La secretaria de Justicia, Lourdes L. Gómez Torres, informó que la Fiscalía de Humacao se dispone a radicar hoy, jueves, cargos criminales al cuidador Eddie Mojica Pérez, de 41 años, por la presunta agresión a una paciente en la Institución Casa Dorada, Inc. en Las Piedras, en medio de un presunto ritual para “que muriera en paz”.

De inmediato, no se informó los delitos por los cuales se le radicarán los cargos.

Los hechos se reportaron el sábado 11 de julio, a las 4:28 p.m. en la parte baja del hogar de cuidado prolongado, localizado en el barrio Collores, del mencionado municipio, cuando una vecina llamó a la Policía tras escuchar los gritos de la adulta mayor y observar al cuidador entrar en su propiedad.

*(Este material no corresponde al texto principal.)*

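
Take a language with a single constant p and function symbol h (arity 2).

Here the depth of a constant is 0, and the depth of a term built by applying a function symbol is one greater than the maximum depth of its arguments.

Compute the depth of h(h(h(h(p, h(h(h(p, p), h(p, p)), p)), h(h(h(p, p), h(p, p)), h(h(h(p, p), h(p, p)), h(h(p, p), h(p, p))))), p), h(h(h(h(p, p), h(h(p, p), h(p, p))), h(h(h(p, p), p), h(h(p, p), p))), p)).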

Acto seguido, comenzó a decir incoherencias y a tocar fuerte a su puerta, lo que ocasionó que temiera por su seguridad.

Al llegar los policías encontraron en la parte baja del hogar tirada en el suelo a la mujer de 86 años, que es parcialmente ciega y padece de Alzheimer, quien se suponía debía estar estaba encamada en el hogar.

Los paramédicos que el dieron los primeros auxilios observaron abrasiones en todo el cuerpo y un trauma en la cabeza, por lo que fue trasladada a una sala de emergencia.

Por recomendación de la fiscalía, los familiares del empleado presentaron al tribunal una solicitud juramentada para su ingreso involuntario y detención temporera en una institución para que reciba tratamiento de salud mental inmediato. Tras ser dado de alta se radicarán los cargos correspondientes en el día de hoy.

“Yo seguí instrucciones, como he seguido todo el tiempo. No quise matar a la residente, pues no la quise matar, porque asesino no soy”, expresó el cuidador a “Telenoticias”. El hombre repitió que la encomienda para realizar lo que llamó un ritual se las dio la persona a la que relevó al llegar al turno.

En consecuencia, el Departamento de la Familia (DF) le canceló la licencia y removió a unos 15 pacientes que estaban bajo su custodia y solo quedaba para ese momento una mujer que estaba hospitalizada y la víctima de la agresión, que son pacientes privados, por lo que sus familiares estaban obligados a proceder con su reubicación.

Por su parte, el DF confirmó el domingo que “este hogar ya era objeto de una investigación administrativa por alegada negligencia en la prestación de servicios a los adultos mayores bajo su cuidado, proceso que el Departamento mantenía bajo estrecha supervisión. Como parte de esa investigación, y en coordinación con los familiares, la mayoría de los residentes habían sido reubicados en otras instituciones”.

El caso fue consultado con la fiscal Astrid Rivera por el agente del Cuerpo de Investigaciones Criminales (CIC) de Humacao, Gilberto Pérez.